One of the major assets you may want to avoid dividing is your pension or retirement accounts. These are ways to protect your retirement during a divorce.
Identify marital versus separate property
Any asset you had before you got married is a separate asset. In addition, any contribution you made to your retirement before your marriage is yours. Therefore, calculate your pre-marriage contributions. A judge will not divide these funds during your divorce.
However, any interest you gained on these accounts during your marriage is marital property. In addition, any funds you contributed during your marriage are marital property. Therefore, a judge can divide these assets.
Learn your plan rules
Some plans allow you and your former spouse to receive lump-sum or annuity payment distributions upon retirement. This would prevent you from having to liquidate your account right away. You would only share the distributions with your ex, saving you significantly in taxes and penalties.

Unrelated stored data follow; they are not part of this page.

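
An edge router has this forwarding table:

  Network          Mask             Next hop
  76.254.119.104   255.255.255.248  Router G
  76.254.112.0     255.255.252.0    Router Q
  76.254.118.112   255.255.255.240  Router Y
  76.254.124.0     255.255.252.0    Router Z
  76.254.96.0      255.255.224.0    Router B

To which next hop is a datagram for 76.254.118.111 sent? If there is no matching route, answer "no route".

Router B

Routes whose prefix contains 76.254.118.111:
  76.254.96.0/19 (76.254.96.0 - 76.254.127.255) -> Router B
More-specific entries that do NOT match:
  76.254.119.104/29 (76.254.119.104 - 76.254.119.111) does not contain 76.254.118.111
  76.254.118.112/28 (76.254.118.112 - 76.254.118.127) does not contain 76.254.118.111
  76.254.112.0/22 (76.254.112.0 - 76.254.115.255) does not contain 76.254.118.111
  76.254.124.0/22 (76.254.124.0 - 76.254.127.255) does not contain 76.254.118.111
Longest matching prefix is /19 -> next hop Router B.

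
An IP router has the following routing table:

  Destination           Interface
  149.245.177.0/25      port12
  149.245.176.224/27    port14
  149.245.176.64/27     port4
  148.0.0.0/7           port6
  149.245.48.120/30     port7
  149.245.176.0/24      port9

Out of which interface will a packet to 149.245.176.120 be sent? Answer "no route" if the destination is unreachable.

port9

Routes whose prefix contains 149.245.176.120:
  148.0.0.0/7 (148.0.0.0 - 149.255.255.255) -> port6
  149.245.176.0/24 (149.245.176.0 - 149.245.176.255) -> port9
More-specific entries that do NOT match:
  149.245.48.120/30 (149.245.48.120 - 149.245.48.123) does not contain 149.245.176.120
  149.245.176.224/27 (149.245.176.224 - 149.245.176.255) does not contain 149.245.176.120
  149.245.176.64/27 (149.245.176.64 - 149.245.176.95) does not contain 149.245.176.120
  149.245.177.0/25 (149.245.177.0 - 149.245.177.127) does not contain 149.245.176.120
Longest matching prefix is /24 -> interface port9.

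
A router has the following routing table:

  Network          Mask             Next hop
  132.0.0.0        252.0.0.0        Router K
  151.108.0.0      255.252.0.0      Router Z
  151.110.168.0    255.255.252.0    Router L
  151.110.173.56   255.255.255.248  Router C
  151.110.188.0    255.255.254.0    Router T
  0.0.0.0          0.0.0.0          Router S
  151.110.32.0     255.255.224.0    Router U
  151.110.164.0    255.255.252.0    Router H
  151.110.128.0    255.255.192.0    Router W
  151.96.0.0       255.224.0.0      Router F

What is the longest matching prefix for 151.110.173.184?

151.110.128.0/18

Entries matching 151.110.173.184:
  0.0.0.0/0 (default, matches everything)
  151.96.0.0/11 (151.96.0.0 - 151.127.255.255)
  151.108.0.0/14 (151.108.0.0 - 151.111.255.255)
  151.110.128.0/18 (151.110.128.0 - 151.110.191.255)
Most specific is 151.110.128.0/18.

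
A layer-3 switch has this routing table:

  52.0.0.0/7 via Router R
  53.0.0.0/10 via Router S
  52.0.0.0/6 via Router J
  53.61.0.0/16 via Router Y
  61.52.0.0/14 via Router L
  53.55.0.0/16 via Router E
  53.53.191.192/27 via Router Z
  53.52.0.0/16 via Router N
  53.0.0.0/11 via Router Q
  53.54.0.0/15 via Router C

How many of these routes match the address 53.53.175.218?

Prefixes containing 53.53.175.218:
  52.0.0.0/6 (52.0.0.0 - 55.255.255.255)
  52.0.0.0/7 (52.0.0.0 - 53.255.255.255)
  53.0.0.0/10 (53.0.0.0 - 53.63.255.255)
Total matching entries: 3.

3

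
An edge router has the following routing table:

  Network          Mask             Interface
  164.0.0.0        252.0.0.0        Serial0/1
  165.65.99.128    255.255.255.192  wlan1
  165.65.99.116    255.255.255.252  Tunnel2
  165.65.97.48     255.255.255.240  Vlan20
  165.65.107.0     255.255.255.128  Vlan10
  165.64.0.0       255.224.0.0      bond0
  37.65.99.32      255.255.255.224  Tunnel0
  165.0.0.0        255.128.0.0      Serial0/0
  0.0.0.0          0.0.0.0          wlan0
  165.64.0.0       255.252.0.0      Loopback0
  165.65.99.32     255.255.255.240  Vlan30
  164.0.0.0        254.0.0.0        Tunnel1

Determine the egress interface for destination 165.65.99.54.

Loopback0

Routes whose prefix contains 165.65.99.54:
  0.0.0.0/0 (default, matches everything) -> wlan0
  164.0.0.0/6 (164.0.0.0 - 167.255.255.255) -> Serial0/1
  164.0.0.0/7 (164.0.0.0 - 165.255.255.255) -> Tunnel1
  165.0.0.0/9 (165.0.0.0 - 165.127.255.255) -> Serial0/0
  165.64.0.0/11 (165.64.0.0 - 165.95.255.255) -> bond0
  165.64.0.0/14 (165.64.0.0 - 165.67.255.255) -> Loopback0
More-specific entries that do NOT match:
  165.65.99.116/30 (165.65.99.116 - 165.65.99.119) does not contain 165.65.99.54
  165.65.97.48/28 (165.65.97.48 - 165.65.97.63) does not contain 165.65.99.54
  165.65.99.32/28 (165.65.99.32 - 165.65.99.47) does not contain 165.65.99.54
  37.65.99.32/27 (37.65.99.32 - 37.65.99.63) does not contain 165.65.99.54
  165.65.99.128/26 (165.65.99.128 - 165.65.99.191) does not contain 165.65.99.54
  165.65.107.0/25 (165.65.107.0 - 165.65.107.127) does not contain 165.65.99.54
Longest matching prefix is /14 -> interface Loopback0.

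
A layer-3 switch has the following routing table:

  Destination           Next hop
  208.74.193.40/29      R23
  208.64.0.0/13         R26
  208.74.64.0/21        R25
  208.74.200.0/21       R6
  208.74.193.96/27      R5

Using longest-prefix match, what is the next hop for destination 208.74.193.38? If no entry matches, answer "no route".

no route

No entry's prefix contains 208.74.193.38; there is no default route.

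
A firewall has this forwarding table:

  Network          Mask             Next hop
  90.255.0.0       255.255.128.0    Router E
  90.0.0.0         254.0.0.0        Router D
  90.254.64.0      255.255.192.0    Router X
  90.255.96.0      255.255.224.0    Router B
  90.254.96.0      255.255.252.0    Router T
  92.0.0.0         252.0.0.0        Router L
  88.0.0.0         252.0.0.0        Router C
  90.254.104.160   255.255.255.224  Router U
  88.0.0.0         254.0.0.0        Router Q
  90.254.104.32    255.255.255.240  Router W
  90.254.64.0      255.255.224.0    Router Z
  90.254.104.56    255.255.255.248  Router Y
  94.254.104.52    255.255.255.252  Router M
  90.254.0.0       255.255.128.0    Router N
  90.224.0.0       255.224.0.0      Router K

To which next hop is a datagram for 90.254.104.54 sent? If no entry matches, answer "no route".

Router X

Routes whose prefix contains 90.254.104.54:
  88.0.0.0/6 (88.0.0.0 - 91.255.255.255) -> Router C
  90.0.0.0/7 (90.0.0.0 - 91.255.255.255) -> Router D
  90.224.0.0/11 (90.224.0.0 - 90.255.255.255) -> Router K
  90.254.0.0/17 (90.254.0.0 - 90.254.127.255) -> Router N
  90.254.64.0/18 (90.254.64.0 - 90.254.127.255) -> Router X
More-specific entries that do NOT match:
  94.254.104.52/30 (94.254.104.52 - 94.254.104.55) does not contain 90.254.104.54
  90.254.104.56/29 (90.254.104.56 - 90.254.104.63) does not contain 90.254.104.54
  90.254.104.32/28 (90.254.104.32 - 90.254.104.47) does not contain 90.254.104.54
  90.254.104.160/27 (90.254.104.160 - 90.254.104.191) does not contain 90.254.104.54
  90.254.96.0/22 (90.254.96.0 - 90.254.99.255) does not contain 90.254.104.54
  90.255.96.0/19 (90.255.96.0 - 90.255.127.255) does not contain 90.254.104.54
  90.254.64.0/19 (90.254.64.0 - 90.254.95.255) does not contain 90.254.104.54
Longest matching prefix is /18 -> next hop Router X.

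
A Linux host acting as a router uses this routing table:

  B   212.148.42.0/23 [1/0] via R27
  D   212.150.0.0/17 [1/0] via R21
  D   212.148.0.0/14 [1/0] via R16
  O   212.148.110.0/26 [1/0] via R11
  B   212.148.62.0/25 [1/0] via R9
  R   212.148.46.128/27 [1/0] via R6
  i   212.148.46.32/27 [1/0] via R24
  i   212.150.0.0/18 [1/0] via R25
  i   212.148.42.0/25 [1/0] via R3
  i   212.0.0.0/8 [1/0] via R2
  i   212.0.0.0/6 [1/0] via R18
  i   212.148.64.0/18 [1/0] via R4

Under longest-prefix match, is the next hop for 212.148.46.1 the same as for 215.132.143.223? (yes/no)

no

212.148.46.1: longest match 212.148.0.0/14 -> R16
215.132.143.223: longest match 212.0.0.0/6 -> R18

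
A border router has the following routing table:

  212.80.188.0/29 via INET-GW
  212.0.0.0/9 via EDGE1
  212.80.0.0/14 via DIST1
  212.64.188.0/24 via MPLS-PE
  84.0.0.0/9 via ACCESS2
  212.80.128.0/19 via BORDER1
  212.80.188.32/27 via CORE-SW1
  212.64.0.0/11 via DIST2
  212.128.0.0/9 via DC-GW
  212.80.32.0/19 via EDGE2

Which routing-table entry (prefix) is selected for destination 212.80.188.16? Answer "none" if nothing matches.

212.80.0.0/14

Entries matching 212.80.188.16:
  212.0.0.0/9 (212.0.0.0 - 212.127.255.255)
  212.64.0.0/11 (212.64.0.0 - 212.95.255.255)
  212.80.0.0/14 (212.80.0.0 - 212.83.255.255)
Most specific is 212.80.0.0/14.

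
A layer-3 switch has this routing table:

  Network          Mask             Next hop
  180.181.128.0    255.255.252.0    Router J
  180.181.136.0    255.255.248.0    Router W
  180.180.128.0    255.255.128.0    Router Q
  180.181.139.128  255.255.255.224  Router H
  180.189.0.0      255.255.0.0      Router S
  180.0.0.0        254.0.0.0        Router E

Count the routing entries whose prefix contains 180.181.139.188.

2

Prefixes containing 180.181.139.188:
  180.0.0.0/7 (180.0.0.0 - 181.255.255.255)
  180.181.136.0/21 (180.181.136.0 - 180.181.143.255)
Total matching entries: 2.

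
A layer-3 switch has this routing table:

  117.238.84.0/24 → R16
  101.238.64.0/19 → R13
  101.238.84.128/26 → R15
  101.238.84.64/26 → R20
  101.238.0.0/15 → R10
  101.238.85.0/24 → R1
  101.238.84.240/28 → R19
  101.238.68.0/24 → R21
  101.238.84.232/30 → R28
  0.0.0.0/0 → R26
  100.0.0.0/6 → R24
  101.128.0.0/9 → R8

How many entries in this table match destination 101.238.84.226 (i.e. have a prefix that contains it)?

Prefixes containing 101.238.84.226:
  0.0.0.0/0 (default, matches everything)
  100.0.0.0/6 (100.0.0.0 - 103.255.255.255)
  101.128.0.0/9 (101.128.0.0 - 101.255.255.255)
  101.238.0.0/15 (101.238.0.0 - 101.239.255.255)
  101.238.64.0/19 (101.238.64.0 - 101.238.95.255)
Total matching entries: 5.

5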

Calculate your spouse’s contributions
You can balance your contributions with those of your former spouse. If your ex contributed to a retirement account and earned interest, calculate the amount contributed as well as the interest. This can severely limit or eliminate any division of your own accounts.
Finally, you may need to sacrifice assets you would rather have in negotiation to save your retirement assets. Calculate the value of the retirement assets less any taxes and penalties you face upon early withdrawal and find assets that are an equivalent amount.
You can protect your financial future and retirement by proceeding as amicably and quickly as possible through your divorce. Be flexible and open to uncommon solutions.